The 5 card limit applies to your total number of personal and business cards. But Amex's "charge" cards (their Platinum, Gold, Green and Plum cards) don't count against that limit—with two important exceptions. At least for now, the personal version of the Green card counts as one of your 5 cards and so may any charge card that has the "Pay Over Time" feature turned on.

  • Amex has several credit cards that you might want to make part of your core credit card collection. Each one of these cards will take up one of your available slots.
  • Depending on your circumstances, you may want:

  • You may not have room to get all the cards you want. If so, you'll need to prioritize the benefits that are the most important to you. However, you can always swap them out if your prioritization changes.
  • Getting any of these cards will constrain your ability to earn Amex signup bonuses. For example, if you are holding onto three of these cards for their ongoing benefits, you'll only have one or two slots left open for collecting signup bonuses. To keep a good relationship with Amex, you need to keep new cards for at least year. So you'd be limited to only one or two new Amex signup bonuses per year. If you use up all your slots on "keeper" cards, you won't have any slots left over for signup bonuses.
  • Fortunately, many of Amex's most attractive signup bonuses are on their Platinum, Gold, and Green "charge" cards and they are not affected by the credit card limit (except the personal version of the Green Card). On the other hand, all six of the Delta cards, all three of the Hilton cards, and both Marriott cards have very lucrative signup bonuses that you probably don't want to miss out on.

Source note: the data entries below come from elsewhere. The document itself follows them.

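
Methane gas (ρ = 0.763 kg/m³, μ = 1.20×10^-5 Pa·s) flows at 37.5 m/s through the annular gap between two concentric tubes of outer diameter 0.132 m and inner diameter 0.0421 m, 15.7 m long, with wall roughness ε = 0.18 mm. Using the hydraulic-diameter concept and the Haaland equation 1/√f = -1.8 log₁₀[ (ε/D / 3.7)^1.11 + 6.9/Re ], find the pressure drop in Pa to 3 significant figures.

Hydraulic diameter D_h = 4A/P = D_o - D_i = 0.132 - 0.0421 = 0.0899 m.
Re = ρVD_h/μ = 0.763·37.5·0.0899/1.2e-05 = 2.144e+05.
ε/D_h = 0.00018/0.0899 = 0.002; Haaland gives 1/√f = -1.8 log₁₀[0.000237+3.22e-05] = 6.427, so f = 0.02421.
ΔP = f(L/D_h)(ρV²/2) = 0.02421·15.7/0.0899·536.5 = 2268 Pa.

ΔP ≈ 2270 Pa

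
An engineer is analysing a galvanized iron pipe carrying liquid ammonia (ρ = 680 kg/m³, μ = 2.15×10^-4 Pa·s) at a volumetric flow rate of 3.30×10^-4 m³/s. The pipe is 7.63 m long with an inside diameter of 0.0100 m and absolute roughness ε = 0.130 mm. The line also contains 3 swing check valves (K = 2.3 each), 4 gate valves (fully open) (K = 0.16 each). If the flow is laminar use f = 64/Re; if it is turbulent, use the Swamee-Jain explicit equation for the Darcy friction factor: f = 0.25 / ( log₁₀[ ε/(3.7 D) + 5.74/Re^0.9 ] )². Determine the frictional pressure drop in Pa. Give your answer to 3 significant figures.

ΔP ≈ 238000 Pa

Cross-sectional area A = πD²/4 = π(0.01)²/4 = 7.854e-05 m²; mean velocity V = Q/A = 0.00033/7.854e-05 = 4.202 m/s.
Reynolds number Re = ρVD/μ = 680 · 4.202 · 0.01 / 0.000215 = 1.329e+05.
Re > 4000 → turbulent. Relative roughness ε/D = 0.00013/0.01 = 0.013. Swamee-Jain: f = 0.25/(log₁₀[0.013/3.7 + 5.74/1.329e+05^0.9])² = 0.25/(log₁₀[0.00351 + 0.000141])² = 0.25/(-2.437)² = 0.04209.
Total minor-loss coefficient ΣK = 3·2.3 + 4·0.16 = 7.54.
ΔP = [f·L/D + ΣK]·(ρV²/2) = [0.04209·7.63/0.01 + 7.54]·(680·4.202²/2) = [32.11 + 7.54]·6002 = 2.38e+05 Pa.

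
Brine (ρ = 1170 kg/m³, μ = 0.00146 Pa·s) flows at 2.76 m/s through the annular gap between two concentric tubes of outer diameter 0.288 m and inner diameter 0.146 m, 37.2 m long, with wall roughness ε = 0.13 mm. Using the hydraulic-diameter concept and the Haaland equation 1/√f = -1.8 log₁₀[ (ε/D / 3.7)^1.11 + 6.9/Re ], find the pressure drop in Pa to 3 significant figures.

ΔP ≈ 23500 Pa

Hydraulic diameter D_h = 4A/P = D_o - D_i = 0.288 - 0.146 = 0.142 m.
Re = ρVD_h/μ = 1170·2.76·0.142/0.00146 = 3.141e+05.
ε/D_h = 0.00013/0.142 = 0.000915; Haaland gives 1/√f = -1.8 log₁₀[9.93e-05+2.2e-05] = 7.05, so f = 0.02012.
ΔP = f(L/D_h)(ρV²/2) = 0.02012·37.2/0.142·4456 = 2.349e+04 Pa.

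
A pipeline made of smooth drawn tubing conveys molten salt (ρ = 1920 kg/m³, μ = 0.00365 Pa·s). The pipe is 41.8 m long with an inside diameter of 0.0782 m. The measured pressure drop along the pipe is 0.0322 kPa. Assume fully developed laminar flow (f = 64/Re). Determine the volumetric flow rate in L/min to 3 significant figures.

For laminar flow, f = 64/Re with Re = ρVD/μ, so Darcy-Weisbach reduces to ΔP = 32μLV/D². Solving for V: V = ΔP·D²/(32μL) = 32.2·(0.0782)²/(32·0.00365·41.8) = 0.04033 m/s.
Check: Re = ρVD/μ = 1920·0.04033·0.0782/0.00365 = 1659 < 2300, so the laminar assumption holds.
Q = V·A = 0.04033·(π/4·0.0782²) = 0.0001937 m³/s = 11.6 L/min.

Q ≈ 11.6 L/min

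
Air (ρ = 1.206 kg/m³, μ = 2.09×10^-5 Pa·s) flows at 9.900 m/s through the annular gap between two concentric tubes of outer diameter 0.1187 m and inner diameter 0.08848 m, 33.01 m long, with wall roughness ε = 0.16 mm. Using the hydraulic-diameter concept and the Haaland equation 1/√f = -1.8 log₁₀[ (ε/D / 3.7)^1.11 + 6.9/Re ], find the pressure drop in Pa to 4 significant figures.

Hydraulic diameter D_h = 4A/P = D_o - D_i = 0.1187 - 0.08848 = 0.03022 m.
Re = ρVD_h/μ = 1.206·9.9·0.03022/2.09e-05 = 1.726e+04.
ε/D_h = 0.00016/0.03022 = 0.00529; Haaland gives 1/√f = -1.8 log₁₀[0.000696+0.0004] = 5.328, so f = 0.03522.
ΔP = f(L/D_h)(ρV²/2) = 0.03522·33.01/0.03022·59.1 = 2274 Pa.

ΔP ≈ 2274 Pa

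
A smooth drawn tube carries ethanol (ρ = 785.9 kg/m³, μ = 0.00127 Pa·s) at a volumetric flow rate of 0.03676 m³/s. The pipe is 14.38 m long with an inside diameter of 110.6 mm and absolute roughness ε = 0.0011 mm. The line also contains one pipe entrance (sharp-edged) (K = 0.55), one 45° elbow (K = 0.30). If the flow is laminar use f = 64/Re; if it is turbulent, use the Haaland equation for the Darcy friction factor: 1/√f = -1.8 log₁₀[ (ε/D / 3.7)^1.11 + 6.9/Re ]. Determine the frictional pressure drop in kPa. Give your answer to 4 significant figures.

Cross-sectional area A = πD²/4 = π(0.1106)²/4 = 0.009607 m²; mean velocity V = Q/A = 0.03676/0.009607 = 3.826 m/s.
Reynolds number Re = ρVD/μ = 785.9 · 3.826 · 0.1106 / 0.00127 = 2.619e+05.
Re > 4000 → turbulent. Relative roughness ε/D = 1.1e-06/0.1106 = 9.95e-06. Haaland: 1/√f = -1.8 log₁₀[(9.95e-06/3.7)^1.11 + 6.9/2.619e+05] = -1.8 log₁₀[6.56e-07 + 2.63e-05] = 8.223, so f = 0.01479.
Total minor-loss coefficient ΣK = 1·0.55 + 1·0.3 = 0.85.
ΔP = [f·L/D + ΣK]·(ρV²/2) = [0.01479·14.38/0.1106 + 0.85]·(785.9·3.826²/2) = [1.923 + 0.85]·5753 = 1.595e+04 Pa.
ΔP = 1.595e+04 Pa = 15.95 kPa.

ΔP ≈ 15.95 kPa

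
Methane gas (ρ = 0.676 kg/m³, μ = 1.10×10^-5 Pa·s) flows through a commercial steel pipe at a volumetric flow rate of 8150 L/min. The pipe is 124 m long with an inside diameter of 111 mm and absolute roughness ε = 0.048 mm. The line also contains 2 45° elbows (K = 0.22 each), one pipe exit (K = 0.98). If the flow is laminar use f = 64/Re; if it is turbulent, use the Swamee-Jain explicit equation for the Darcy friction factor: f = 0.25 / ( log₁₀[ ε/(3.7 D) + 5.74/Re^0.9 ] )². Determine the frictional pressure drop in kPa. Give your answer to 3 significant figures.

ΔP ≈ 1.60 kPa

Q = 8150 L/min = 8150/60000 = 0.1358 m³/s.
Cross-sectional area A = πD²/4 = π(0.111)²/4 = 0.009677 m²; mean velocity V = Q/A = 0.1358/0.009677 = 14.04 m/s.
Reynolds number Re = ρVD/μ = 0.676 · 14.04 · 0.111 / 1.1e-05 = 9.575e+04.
Re > 4000 → turbulent. Relative roughness ε/D = 4.8e-05/0.111 = 0.000432. Swamee-Jain: f = 0.25/(log₁₀[0.000432/3.7 + 5.74/9.575e+04^0.9])² = 0.25/(log₁₀[0.000117 + 0.000189])² = 0.25/(-3.515)² = 0.02024.
Total minor-loss coefficient ΣK = 2·0.22 + 1·0.98 = 1.42.
ΔP = [f·L/D + ΣK]·(ρV²/2) = [0.02024·124/0.111 + 1.42]·(0.676·14.04²/2) = [22.61 + 1.42]·66.6 = 1600 Pa.
ΔP = 1600 Pa = 1.60 kPa.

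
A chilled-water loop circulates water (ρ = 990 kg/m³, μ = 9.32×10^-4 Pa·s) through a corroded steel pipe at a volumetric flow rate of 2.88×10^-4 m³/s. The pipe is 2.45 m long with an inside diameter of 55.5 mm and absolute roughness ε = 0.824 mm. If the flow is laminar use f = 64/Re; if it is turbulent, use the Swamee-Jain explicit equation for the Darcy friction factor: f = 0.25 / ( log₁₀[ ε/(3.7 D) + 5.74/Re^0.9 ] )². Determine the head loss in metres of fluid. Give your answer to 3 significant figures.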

  • Turn off "Pay Over Time" for your charge cards. Amex has been having an issue where charge cards that have the "Pay Over Time" feature enabled are sometimes counting against the 5 card limit. Turning off the feature frees up the slot for a real credit card. Select each charge card on Amex's website and go to the "Payment and Credit Options" to see the option to manage your Pay Over Time settings.
  • To optimize your signup bonuses, try to postpone getting the Amex cards you want to add to your core credit card collection. For the first few years, keep some Amex slots open to use to collect signup bonuses on their other cards. Once you've worked your way through the most valuable signup bonuses, get the cards you want to keep for the long run. Obviously, you need to strike a balance between the number of slots you keep open (and the corresponding speed at which you can earn signup bonuses) and getting earlier access to desired benefits.
  • Because Amex is relatively insensitive to the quantity of cards you have, you generally want to get cards from other banks first, before you start focusing on Amex cards. This delays your ability to get your Amex keeper cards even further.

  • Since many Amex cards are part of families, you can slowly move through each of the versions and maintain access to important benefits. For example, let's say you want access to the free bag benefit on Delta and that you think it is worthwhile to pay the premium for the Delta Platinum card for its companion certificate. Rather than getting the Delta Platinum card right away, you can your slots to gradually get every one of the Delta cards. While you were doing so, you'd have ongoing access to the free bag benefit. You'd save the Delta Platinum until last and hold onto it indefinitely.
  • Postponing Amex cards with attractive earning rates is an easy proposition. While you are collecting signup bonuses, you'll be focusing your spending on meeting the requirements for earning signup bonuses. It is easy to postpone getting cards whose primary benefit is earning more points on your spending.